Er zijn twee moties ingediend die beide door minister Slob zijn ontraden. De eerste motie, van senator Van Kesteren (PVV), verzoekt de regering om te onderzoeken in hoeverre de journalistieke norm en programmering bij de NPO daadwerkelijk een afspiegeling is van alle in de samenleving levende overtuigingen, opvattingen en interesses op maatschappelijk, cultureel en levensbeschouwelijk gebied.
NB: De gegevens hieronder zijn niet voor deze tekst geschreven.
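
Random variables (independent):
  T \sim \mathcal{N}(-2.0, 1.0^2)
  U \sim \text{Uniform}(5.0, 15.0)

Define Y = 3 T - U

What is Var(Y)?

For independent RVs: Var(aX + bY) = a²Var(X) + b²Var(Y)
Var(T) = 1
Var(U) = 8.3333333
Var(Y) = 3²*1 + (-1)²*8.3333333
= 9*1 + 1*8.3333333 = 17.333333

17.333333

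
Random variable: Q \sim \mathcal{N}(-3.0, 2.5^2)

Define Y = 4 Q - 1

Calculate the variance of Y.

For Y = aQ + b: Var(Y) = a² * Var(Q)
Var(Q) = 2.5^2 = 6.25
Var(Y) = 4² * 6.25 = 16 * 6.25 = 100

100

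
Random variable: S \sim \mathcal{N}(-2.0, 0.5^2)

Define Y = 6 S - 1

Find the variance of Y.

For Y = aS + b: Var(Y) = a² * Var(S)
Var(S) = 0.5^2 = 0.25
Var(Y) = 6² * 0.25 = 36 * 0.25 = 9

9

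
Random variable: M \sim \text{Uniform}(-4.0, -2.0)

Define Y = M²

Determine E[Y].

Using E[X²] = Var(X) + (E[X])²:
E[M] = -3
Var(M) = (-2 + 4)^2/12 = 0.33333333
E[M²] = 0.33333333 + (-3)² = 0.33333333 + 9 = 9.3333333

9.3333333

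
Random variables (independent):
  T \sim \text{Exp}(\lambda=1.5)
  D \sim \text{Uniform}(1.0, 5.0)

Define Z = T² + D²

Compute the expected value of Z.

E[Z] = E[T²] + E[D²]
E[T²] = Var(T) + E[T]² = 0.44444444 + 0.44444444 = 0.88888889
E[D²] = Var(D) + E[D]² = 1.3333333 + 9 = 10.333333
E[Z] = 0.88888889 + 10.333333 = 11.222222

11.222222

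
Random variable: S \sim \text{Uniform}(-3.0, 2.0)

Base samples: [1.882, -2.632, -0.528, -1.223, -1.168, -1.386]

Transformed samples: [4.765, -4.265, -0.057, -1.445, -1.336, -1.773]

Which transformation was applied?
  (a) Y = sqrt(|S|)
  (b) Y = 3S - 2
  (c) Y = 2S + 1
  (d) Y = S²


Checking option (c) Y = 2S + 1:
  S = 1.882 -> Y = 4.765 ✓
  S = -2.632 -> Y = -4.265 ✓
  S = -0.528 -> Y = -0.057 ✓
All samples match this transformation.

(c) 2S + 1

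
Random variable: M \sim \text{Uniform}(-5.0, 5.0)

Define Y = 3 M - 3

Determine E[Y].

For Y = 3M - 3:
E[Y] = 3 * E[M] - 3
E[M] = (-5 + 5)/2 = 0
E[Y] = 3 * 0 - 3 = -3

-3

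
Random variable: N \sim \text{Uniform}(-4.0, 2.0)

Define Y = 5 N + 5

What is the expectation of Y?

For Y = 5N + 5:
E[Y] = 5 * E[N] + 5
E[N] = (-4 + 2)/2 = -1
E[Y] = 5 * (-1) + 5 = 0

0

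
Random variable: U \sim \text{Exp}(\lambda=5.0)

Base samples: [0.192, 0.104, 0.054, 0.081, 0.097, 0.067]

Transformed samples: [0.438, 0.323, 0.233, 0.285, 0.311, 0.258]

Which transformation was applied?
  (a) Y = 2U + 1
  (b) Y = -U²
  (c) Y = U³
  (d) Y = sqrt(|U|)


Checking option (d) Y = sqrt(|U|):
  U = 0.192 -> Y = 0.438 ✓
  U = 0.104 -> Y = 0.323 ✓
  U = 0.054 -> Y = 0.233 ✓
All samples match this transformation.

(d) sqrt(|U|)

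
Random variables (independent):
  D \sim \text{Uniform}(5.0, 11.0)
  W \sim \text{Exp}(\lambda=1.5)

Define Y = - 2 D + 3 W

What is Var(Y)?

For independent RVs: Var(aX + bY) = a²Var(X) + b²Var(Y)
Var(D) = 3
Var(W) = 0.44444444
Var(Y) = (-2)²*3 + 3²*0.44444444
= 4*3 + 9*0.44444444 = 16

16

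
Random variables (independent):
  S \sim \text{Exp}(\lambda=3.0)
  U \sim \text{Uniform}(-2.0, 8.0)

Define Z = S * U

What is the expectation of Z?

For independent RVs: E[XY] = E[X]*E[Y]
E[S] = 0.33333333
E[U] = 3
E[Z] = 0.33333333 * 3 = 1

1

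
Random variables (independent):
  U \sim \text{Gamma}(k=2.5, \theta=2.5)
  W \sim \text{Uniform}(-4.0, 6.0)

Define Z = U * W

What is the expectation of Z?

For independent RVs: E[XY] = E[X]*E[Y]
E[U] = 6.25
E[W] = 1
E[Z] = 6.25 * 1 = 6.25

6.25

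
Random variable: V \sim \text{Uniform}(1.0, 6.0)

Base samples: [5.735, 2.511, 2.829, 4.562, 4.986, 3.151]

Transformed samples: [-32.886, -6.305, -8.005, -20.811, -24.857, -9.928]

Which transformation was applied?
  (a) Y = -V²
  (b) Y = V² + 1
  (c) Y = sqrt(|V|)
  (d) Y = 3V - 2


Checking option (a) Y = -V²:
  V = 5.735 -> Y = -32.886 ✓
  V = 2.511 -> Y = -6.305 ✓
  V = 2.829 -> Y = -8.005 ✓
All samples match this transformation.

(a) -V²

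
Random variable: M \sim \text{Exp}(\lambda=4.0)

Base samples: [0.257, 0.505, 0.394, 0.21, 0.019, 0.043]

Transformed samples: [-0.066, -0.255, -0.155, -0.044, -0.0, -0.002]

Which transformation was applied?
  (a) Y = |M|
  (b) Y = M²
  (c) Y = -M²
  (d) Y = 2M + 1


Checking option (c) Y = -M²:
  M = 0.257 -> Y = -0.066 ✓
  M = 0.505 -> Y = -0.255 ✓
  M = 0.394 -> Y = -0.155 ✓
All samples match this transformation.

(c) -M²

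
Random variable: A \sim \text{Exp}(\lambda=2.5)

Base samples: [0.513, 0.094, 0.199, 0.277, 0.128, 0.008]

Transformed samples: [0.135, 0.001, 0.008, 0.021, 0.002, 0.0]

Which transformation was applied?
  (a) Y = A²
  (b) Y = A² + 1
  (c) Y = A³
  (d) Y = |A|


Checking option (c) Y = A³:
  A = 0.513 -> Y = 0.135 ✓
  A = 0.094 -> Y = 0.001 ✓
  A = 0.199 -> Y = 0.008 ✓
All samples match this transformation.

(c) A³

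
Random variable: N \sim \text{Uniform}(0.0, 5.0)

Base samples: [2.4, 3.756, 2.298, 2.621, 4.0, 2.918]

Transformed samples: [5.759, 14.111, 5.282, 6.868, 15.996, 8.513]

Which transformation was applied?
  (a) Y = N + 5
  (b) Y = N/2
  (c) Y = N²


Checking option (c) Y = N²:
  N = 2.4 -> Y = 5.759 ✓
  N = 3.756 -> Y = 14.111 ✓
  N = 2.298 -> Y = 5.282 ✓
All samples match this transformation.

(c) N²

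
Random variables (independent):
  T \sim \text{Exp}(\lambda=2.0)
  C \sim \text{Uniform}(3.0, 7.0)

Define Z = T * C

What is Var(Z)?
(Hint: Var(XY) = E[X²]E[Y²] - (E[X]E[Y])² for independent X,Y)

Var(XY) = E[X²]E[Y²] - (E[X]E[Y])²
E[T] = 0.5, Var(T) = 0.25
E[C] = 5, Var(C) = 1.3333333
E[T²] = 0.25 + 0.5² = 0.5
E[C²] = 1.3333333 + 5² = 26.333333
Var(Z) = 0.5*26.333333 - (0.5*5)²
= 13.166667 - 6.25 = 6.9166667

6.9166667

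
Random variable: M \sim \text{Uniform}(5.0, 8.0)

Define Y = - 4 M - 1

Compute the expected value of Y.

For Y = -4M - 1:
E[Y] = -4 * E[M] - 1
E[M] = (5 + 8)/2 = 6.5
E[Y] = -4 * 6.5 - 1 = -27

-27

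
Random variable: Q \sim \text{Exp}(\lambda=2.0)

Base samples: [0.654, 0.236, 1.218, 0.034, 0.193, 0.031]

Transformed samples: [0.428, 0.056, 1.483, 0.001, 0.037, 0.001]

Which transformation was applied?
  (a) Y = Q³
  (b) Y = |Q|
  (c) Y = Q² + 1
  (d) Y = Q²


Checking option (d) Y = Q²:
  Q = 0.654 -> Y = 0.428 ✓
  Q = 0.236 -> Y = 0.056 ✓
  Q = 1.218 -> Y = 1.483 ✓
All samples match this transformation.

(d) Q²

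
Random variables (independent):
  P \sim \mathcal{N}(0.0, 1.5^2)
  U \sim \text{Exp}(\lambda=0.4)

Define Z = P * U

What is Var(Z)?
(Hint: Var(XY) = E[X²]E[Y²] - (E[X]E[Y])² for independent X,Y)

Var(XY) = E[X²]E[Y²] - (E[X]E[Y])²
E[P] = 0, Var(P) = 2.25
E[U] = 2.5, Var(U) = 6.25
E[P²] = 2.25 + 0² = 2.25
E[U²] = 6.25 + 2.5² = 12.5
Var(Z) = 2.25*12.5 - (0*2.5)²
= 28.125 - 0 = 28.125

28.125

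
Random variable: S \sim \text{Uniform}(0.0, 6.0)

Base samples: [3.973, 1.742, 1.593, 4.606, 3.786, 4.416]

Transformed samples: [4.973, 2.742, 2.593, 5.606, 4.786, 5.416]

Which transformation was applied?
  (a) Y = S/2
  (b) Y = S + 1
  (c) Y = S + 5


Checking option (b) Y = S + 1:
  S = 3.973 -> Y = 4.973 ✓
  S = 1.742 -> Y = 2.742 ✓
  S = 1.593 -> Y = 2.593 ✓
All samples match this transformation.

(b) S + 1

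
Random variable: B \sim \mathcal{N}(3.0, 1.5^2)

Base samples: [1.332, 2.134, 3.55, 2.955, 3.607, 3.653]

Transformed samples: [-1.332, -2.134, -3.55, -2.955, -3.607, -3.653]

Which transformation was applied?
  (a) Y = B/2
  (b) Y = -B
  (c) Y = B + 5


Checking option (b) Y = -B:
  B = 1.332 -> Y = -1.332 ✓
  B = 2.134 -> Y = -2.134 ✓
  B = 3.55 -> Y = -3.55 ✓
All samples match this transformation.

(b) -B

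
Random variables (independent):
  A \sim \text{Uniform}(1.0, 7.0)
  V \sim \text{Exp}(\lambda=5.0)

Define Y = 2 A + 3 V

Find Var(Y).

For independent RVs: Var(aX + bY) = a²Var(X) + b²Var(Y)
Var(A) = 3
Var(V) = 0.04
Var(Y) = 2²*3 + 3²*0.04
= 4*3 + 9*0.04 = 12.36

12.36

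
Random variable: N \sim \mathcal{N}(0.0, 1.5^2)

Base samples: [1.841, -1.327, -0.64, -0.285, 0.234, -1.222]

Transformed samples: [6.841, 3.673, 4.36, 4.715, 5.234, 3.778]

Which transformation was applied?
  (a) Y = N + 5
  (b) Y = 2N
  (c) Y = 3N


Checking option (a) Y = N + 5:
  N = 1.841 -> Y = 6.841 ✓
  N = -1.327 -> Y = 3.673 ✓
  N = -0.64 -> Y = 4.36 ✓
All samples match this transformation.

(a) N + 5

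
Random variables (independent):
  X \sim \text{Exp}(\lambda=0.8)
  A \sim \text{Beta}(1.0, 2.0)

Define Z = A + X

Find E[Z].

E[Z] = 1*E[X] + 1*E[A]
E[X] = 1.25
E[A] = 0.33333333
E[Z] = 1*1.25 + 1*0.33333333 = 1.5833333

1.5833333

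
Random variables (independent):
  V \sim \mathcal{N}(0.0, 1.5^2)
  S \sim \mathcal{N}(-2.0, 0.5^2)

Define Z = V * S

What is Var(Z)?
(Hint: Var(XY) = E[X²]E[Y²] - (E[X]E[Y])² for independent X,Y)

Var(XY) = E[X²]E[Y²] - (E[X]E[Y])²
E[V] = 0, Var(V) = 2.25
E[S] = -2, Var(S) = 0.25
E[V²] = 2.25 + 0² = 2.25
E[S²] = 0.25 + (-2)² = 4.25
Var(Z) = 2.25*4.25 - (0*(-2))²
= 9.5625 - 0 = 9.5625

9.5625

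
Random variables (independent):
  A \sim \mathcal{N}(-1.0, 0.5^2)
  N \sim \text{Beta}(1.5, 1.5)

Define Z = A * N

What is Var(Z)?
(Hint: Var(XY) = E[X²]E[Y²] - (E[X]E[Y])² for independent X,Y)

Var(XY) = E[X²]E[Y²] - (E[X]E[Y])²
E[A] = -1, Var(A) = 0.25
E[N] = 0.5, Var(N) = 0.0625
E[A²] = 0.25 + (-1)² = 1.25
E[N²] = 0.0625 + 0.5² = 0.3125
Var(Z) = 1.25*0.3125 - (-1*0.5)²
= 0.390625 - 0.25 = 0.140625

0.140625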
De tweede motie, van senator Vos (PvdA) verzoekt de regering de bezuiniging (volgend uit wijziging grondslag indexatie STER-inkomsten - red.) te compenseren en net als in voorgaande jaren het volledige bedrag aan indexatie toe te kennen aan de NPO, verzoekt de regering om voorbereidingen te treffen om een nieuwe grondslag voor indexatie te ontwikkelen die ook rekening houdt met teruglopende STER-inkomsten, en verzoekt het parlement hierover te informeren voor 1 april 2021.

Over de wetsvoorstellen

In het eerste voorstel wordt de Mediawet op vijf punten aangepast: aanscherping van de procedure voor de instemming van de minister van Onderwijs, Cultuur en Wetenschap (OCW) met een nieuw of significant gewijzigd aanbodkanaal; modernisering van procedures voor de benoeming van raden van toezicht en besturen van in de Mediawet 2008 geregelde organisaties; modernisering van het bestuur en verduidelijking van de positie van de Ster; technische verbeteringen in verband met taken van het Commissariaat voor de Media en enkele andere technische wijzigingen.

Het tweede voorstel betreft een novelle die een toevoeging aan het eerste wetsvoorstel ongedaan maakt. De Eerste Kamer heeft 21 mei 2019 heeft de Eerste Kamer aan de Afdeling advisering van de Raad van State een voorlichting gevraagd in verband met het wetsvoorstel. Het door de Tweede Kamer aanvaarde amendement-Aartsen en Van der Molen regelt dat het lidmaatschap van de raad van toezicht of het bestuur van een omroepvereniging of samenwerkingsomroep onverenigbaar is met het lidmaatschap van een van beide Kamers der Staten-Generaal; en dat het lidmaatschap van de raad van toezicht of het bestuur van een omroepvereniging of samenwerkingsomroep, onverenigbaar is met een bestuursfunctie of dienstbetrekking bij een politieke partij voor zover de bestuursfunctie of dienstbetrekking op landelijk niveau wordt uitgeoefend.

De Afdeling advisering van de Raad van State kwam tot het oordeel dat de effectiviteit van het amendement uiterst beperkt is. Daarnaast concludeerde de Afdeling advisering dat het amendement op onderdelen in strijd is met artikel 57 Grondwet en met artikel 8 Grondwet en artikel 11 Europees Verdrag tot bescherming van de rechten van de mens en de fundamentele vrijheden (EVRM).

De inwerkingtreding van de novelle is gekoppeld aan de inwerkingtreding van het wetsvoorstel. De novelle treedt in werking zodra een artikel of onderdeel van het wetsvoorstel tot wijziging van de Mediawet 2008 in verband met onder meer aanscherping van de nieuwe dienstenprocedure in werking treedt. De inwerkingtreding van dat wetsvoorstel zal worden geregeld door een inwerkingtredingsbesluit.